Here are a few examples of influencer marketing involving social good causes.

The Texas Department of State Health Services

To help spread public health messages regarding staying home during quarantine, this US-based public sector organisation utilised sponsored posts on social media featuring the likes of  Baltimore Ravens quarterback Robert Griffin III,  former Ultimate Disc League player and YouTube personality Brodie Smith and Olympic gymnast Nastia Luikin.

Content was featured across Instagram, Facebook, Youtube and even TikTok.

Check out one of Robert Griffin’s amusing social media offerings here

Likewise, athlete Nastia Luikin promoted the benefits of wearing a mask in her TikTok video

Victorian Government

This Australian state government wanted to educate parents/carers on never leaving kids in cars through its summer Never Leave Kids In Cars campaign.

To ensure the message was received loudly and clearly, it enlisted the assistance of various social influencers including popular radio host Becc Jude, who has more than 80k followers on Instagram, and more niche fashion influencer Caitlin Marwaha, with around 8,000 followers. As both mums who actively post about motherhood on their socials, these were no doubt two impactful choices by the Victorian Government.

Note though that the Australian Government has since banned the use of influencer marketing due to the expenses occurred and conflict of interests that can occur (e.g. influencers also promoting alcohol products, etc.).

#GirlsCount charity campaign

To boost awareness of its #GirlsCount campaign for girls’ education globally, charity One.org harnessed the power of actress and beauty and lifestyle YouTuber turned actressTanya Burr, who has millions of followers across her social platforms.

Burr is also an advocate for advocacy group UNHCR Regional Representation for Northern Europe via her socials.

UK Government

Similar to the above example in Texas, the UK Government has also partnered with a variety of influencers to help spread accurate public health messages about the Coronavirus.

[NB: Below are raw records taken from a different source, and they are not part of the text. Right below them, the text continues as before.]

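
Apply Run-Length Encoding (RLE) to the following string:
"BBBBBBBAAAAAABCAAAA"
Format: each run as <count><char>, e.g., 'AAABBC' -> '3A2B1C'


Scanning runs left to right:
  i=0: run of 'B' x 7 -> '7B'
  i=7: run of 'A' x 6 -> '6A'
  i=13: run of 'B' x 1 -> '1B'
  i=14: run of 'C' x 1 -> '1C'
  i=15: run of 'A' x 4 -> '4A'

RLE = 7B6A1B1C4A


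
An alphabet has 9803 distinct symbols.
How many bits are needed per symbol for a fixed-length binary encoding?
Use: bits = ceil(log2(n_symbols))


log2(9803) = 13.259
Bracket: 2^13 = 8192 < 9803 <= 2^14 = 16384
So ceil(log2(9803)) = 14

bits = ceil(log2(9803)) = ceil(13.259) = 14 bits


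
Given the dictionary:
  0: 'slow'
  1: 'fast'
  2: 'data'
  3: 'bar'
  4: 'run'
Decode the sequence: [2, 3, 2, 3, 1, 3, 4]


Look up each index in the dictionary:
  2 -> 'data'
  3 -> 'bar'
  2 -> 'data'
  3 -> 'bar'
  1 -> 'fast'
  3 -> 'bar'
  4 -> 'run'

Decoded: "data bar data bar fast bar run"


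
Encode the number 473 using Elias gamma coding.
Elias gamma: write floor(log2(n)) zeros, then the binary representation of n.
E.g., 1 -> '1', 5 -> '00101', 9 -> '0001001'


num_bits = floor(log2(473)) + 1 = 9
leading_zeros = num_bits - 1 = 8
binary(473) = 111011001

Elias gamma(473) = '00000000' + '111011001' = 00000000111011001 (17 bits)


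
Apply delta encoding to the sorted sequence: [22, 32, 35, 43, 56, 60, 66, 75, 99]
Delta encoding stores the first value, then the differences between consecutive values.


First value: 22
Deltas:
  32 - 22 = 10
  35 - 32 = 3
  43 - 35 = 8
  56 - 43 = 13
  60 - 56 = 4
  66 - 60 = 6
  75 - 66 = 9
  99 - 75 = 24


Delta encoded: [22, 10, 3, 8, 13, 4, 6, 9, 24]


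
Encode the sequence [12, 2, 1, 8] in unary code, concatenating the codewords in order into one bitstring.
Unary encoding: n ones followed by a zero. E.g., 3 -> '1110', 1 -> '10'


Encode each number as n ones followed by a terminating 0:
  12 -> 1111111111110 (13 bits)
  2 -> 110 (3 bits)
  1 -> 10 (2 bits)
  8 -> 111111110 (9 bits)
Total length = 13 + 3 + 2 + 9 = 27 bits.

Unary([12, 2, 1, 8]) = 111111111111011010111111110 (27 bits)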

Some influencers chosen included:

  • Bianca Gonzalez, a health expert and YouTube vlogger from the Philippines with over 7 million followers on Twitter @iamsuperbianca
  • Dr Jahangir Kabir, a Bangladeshi health expert and popular TV presenter with over 1 million Facebook followers @DrJahangirkabircmc
  • @KlikDokter – An Indonesian health blog with over 4 million Facebook followers

The UK Government says that the aim of the program is to help spread accurate health information “and to reach younger online audiences that are more susceptible to fake news”.

The Ministry of Safety and Justice, Netherlands

Dutch YouTuber Kaj Gorgels was hired by this Dutch government body to launch a national campaign focused on the certificate of conduct (VOG in Dutch). The idea behind the “What the VOG?” campaign was that a lot of employers ask their employees for a certificate of conduct when a young person applies for a job. With this campaign, they tried to avoid misunderstandings and answer questions about the certificate of conduct.

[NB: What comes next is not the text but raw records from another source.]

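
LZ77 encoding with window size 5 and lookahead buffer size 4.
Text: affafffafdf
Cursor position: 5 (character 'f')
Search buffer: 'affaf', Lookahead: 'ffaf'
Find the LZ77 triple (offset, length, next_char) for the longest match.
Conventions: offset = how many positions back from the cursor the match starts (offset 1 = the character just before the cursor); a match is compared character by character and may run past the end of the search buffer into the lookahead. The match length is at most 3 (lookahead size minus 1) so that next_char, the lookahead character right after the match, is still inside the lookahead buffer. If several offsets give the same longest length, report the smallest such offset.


Try each offset into the search buffer:
  offset=1 (pos 4, char 'f'): match length 2
  offset=2 (pos 3, char 'a'): match length 0
  offset=3 (pos 2, char 'f'): match length 1
  offset=4 (pos 1, char 'f'): match length 3
  offset=5 (pos 0, char 'a'): match length 0
Longest match has length 3 at offset 4.
next_char = character at position 5 + 3 = 8 -> 'f'

Best match: offset=4, length=3 (matching 'ffa' starting at position 1)
LZ77 triple: (4, 3, 'f')


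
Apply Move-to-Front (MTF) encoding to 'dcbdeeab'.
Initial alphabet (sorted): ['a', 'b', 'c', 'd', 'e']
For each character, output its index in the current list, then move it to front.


MTF encoding:
'd': index 3 in ['a', 'b', 'c', 'd', 'e'] -> ['d', 'a', 'b', 'c', 'e']
'c': index 3 in ['d', 'a', 'b', 'c', 'e'] -> ['c', 'd', 'a', 'b', 'e']
'b': index 3 in ['c', 'd', 'a', 'b', 'e'] -> ['b', 'c', 'd', 'a', 'e']
'd': index 2 in ['b', 'c', 'd', 'a', 'e'] -> ['d', 'b', 'c', 'a', 'e']
'e': index 4 in ['d', 'b', 'c', 'a', 'e'] -> ['e', 'd', 'b', 'c', 'a']
'e': index 0 in ['e', 'd', 'b', 'c', 'a'] -> ['e', 'd', 'b', 'c', 'a']
'a': index 4 in ['e', 'd', 'b', 'c', 'a'] -> ['a', 'e', 'd', 'b', 'c']
'b': index 3 in ['a', 'e', 'd', 'b', 'c'] -> ['b', 'a', 'e', 'd', 'c']


Output: [3, 3, 3, 2, 4, 0, 4, 3]


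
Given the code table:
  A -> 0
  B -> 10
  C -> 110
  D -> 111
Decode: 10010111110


Decoding:
10 -> B
0 -> A
10 -> B
111 -> D
110 -> C


Result: BABDC


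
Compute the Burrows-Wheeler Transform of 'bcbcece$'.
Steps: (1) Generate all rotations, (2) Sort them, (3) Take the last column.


Rotations (sorted):
  0: $bcbcece -> last char: e
  1: bcbcece$ -> last char: $
  2: bcece$bc -> last char: c
  3: cbcece$b -> last char: b
  4: ce$bcbce -> last char: e
  5: cece$bcb -> last char: b
  6: e$bcbcec -> last char: c
  7: ece$bcbc -> last char: c


BWT = e$cbebcc


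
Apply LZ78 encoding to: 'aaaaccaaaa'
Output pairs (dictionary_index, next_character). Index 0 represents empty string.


LZ78 encoding steps:
Dictionary: {0: ''}
Step 1: w='' (idx 0), next='a' -> output (0, 'a'), add 'a' as idx 1
Step 2: w='a' (idx 1), next='a' -> output (1, 'a'), add 'aa' as idx 2
Step 3: w='a' (idx 1), next='c' -> output (1, 'c'), add 'ac' as idx 3
Step 4: w='' (idx 0), next='c' -> output (0, 'c'), add 'c' as idx 4
Step 5: w='aa' (idx 2), next='a' -> output (2, 'a'), add 'aaa' as idx 5
Step 6: w='a' (idx 1), end of input -> output (1, '')


Encoded: [(0, 'a'), (1, 'a'), (1, 'c'), (0, 'c'), (2, 'a'), (1, '')]


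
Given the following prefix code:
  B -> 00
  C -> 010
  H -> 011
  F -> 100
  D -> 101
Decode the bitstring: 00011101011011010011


Decoding step by step:
Bits 00 -> B
Bits 011 -> H
Bits 101 -> D
Bits 011 -> H
Bits 011 -> H
Bits 010 -> C
Bits 011 -> H


Decoded message: BHDHHCH


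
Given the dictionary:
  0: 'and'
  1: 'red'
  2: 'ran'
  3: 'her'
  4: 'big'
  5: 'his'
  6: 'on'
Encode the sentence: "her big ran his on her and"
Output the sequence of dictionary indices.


Look up each word in the dictionary:
  'her' -> 3
  'big' -> 4
  'ran' -> 2
  'his' -> 5
  'on' -> 6
  'her' -> 3
  'and' -> 0

Encoded: [3, 4, 2, 5, 6, 3, 0]


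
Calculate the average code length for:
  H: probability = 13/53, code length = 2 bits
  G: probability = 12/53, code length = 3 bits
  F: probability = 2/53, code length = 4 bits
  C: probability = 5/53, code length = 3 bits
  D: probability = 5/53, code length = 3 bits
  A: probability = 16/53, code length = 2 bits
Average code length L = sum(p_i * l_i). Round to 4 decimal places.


Weighted contributions p_i * l_i:
  H: (13/53) * 2 = 26/53
  G: (12/53) * 3 = 36/53
  F: (2/53) * 4 = 8/53
  C: (5/53) * 3 = 15/53
  D: (5/53) * 3 = 15/53
  A: (16/53) * 2 = 32/53
Sum = (26 + 36 + 8 + 15 + 15 + 32)/53 = 132/53

L = 132/53 = 2.4906 bits/symbol


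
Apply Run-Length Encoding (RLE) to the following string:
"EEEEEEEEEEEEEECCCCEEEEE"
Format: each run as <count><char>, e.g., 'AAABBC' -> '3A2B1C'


Scanning runs left to right:
  i=0: run of 'E' x 14 -> '14E'
  i=14: run of 'C' x 4 -> '4C'
  i=18: run of 'E' x 5 -> '5E'

RLE = 14E4C5E


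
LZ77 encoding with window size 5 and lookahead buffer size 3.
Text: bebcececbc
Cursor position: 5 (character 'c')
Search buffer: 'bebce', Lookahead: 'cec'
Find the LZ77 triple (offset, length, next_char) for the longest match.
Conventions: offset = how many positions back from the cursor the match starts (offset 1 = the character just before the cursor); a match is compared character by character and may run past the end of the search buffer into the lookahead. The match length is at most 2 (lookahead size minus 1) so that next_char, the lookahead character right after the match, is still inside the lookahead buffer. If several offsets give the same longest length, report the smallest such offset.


Try each offset into the search buffer:
  offset=1 (pos 4, char 'e'): match length 0
  offset=2 (pos 3, char 'c'): match length 2
  offset=3 (pos 2, char 'b'): match length 0
  offset=4 (pos 1, char 'e'): match length 0
  offset=5 (pos 0, char 'b'): match length 0
Longest match has length 2 at offset 2.
next_char = character at position 5 + 2 = 7 -> 'c'

Best match: offset=2, length=2 (matching 'ce' starting at position 3)
LZ77 triple: (2, 2, 'c')


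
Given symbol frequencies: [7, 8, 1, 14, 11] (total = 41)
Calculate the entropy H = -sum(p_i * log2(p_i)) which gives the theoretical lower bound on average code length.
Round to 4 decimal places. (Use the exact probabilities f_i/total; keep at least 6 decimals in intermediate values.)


Per-symbol terms -p_i * log2(p_i) with p_i = f_i/41:
  p = 7/41 = 0.170732: log2(p) = -2.550197, -p*log2(p) = 0.435400
  p = 8/41 = 0.195122: log2(p) = -2.357552, -p*log2(p) = 0.460010
  p = 1/41 = 0.024390: log2(p) = -5.357552, -p*log2(p) = 0.130672
  p = 14/41 = 0.341463: log2(p) = -1.550197, -p*log2(p) = 0.529336
  p = 11/41 = 0.268293: log2(p) = -1.898120, -p*log2(p) = 0.509252
H = 0.435400 + 0.460010 + 0.130672 + 0.529336 + 0.509252 = 2.064670

H = 2.0647 bits/symbol


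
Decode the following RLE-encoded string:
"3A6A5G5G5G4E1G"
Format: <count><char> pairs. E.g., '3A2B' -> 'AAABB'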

Although it’s in Dutch, you can check out the general look and feel of this campaign here

Clearly, there are various benefits to public sector, third sector and other social good organisations embracing principles of influencer marketing, especially in resonating with younger audiences. As the case in Australia shows us, however, social good organisations must very carefully consider their choice of influencers and do a robust risk assessment to ensure conflicts of interest and questionable brands associations are minimised.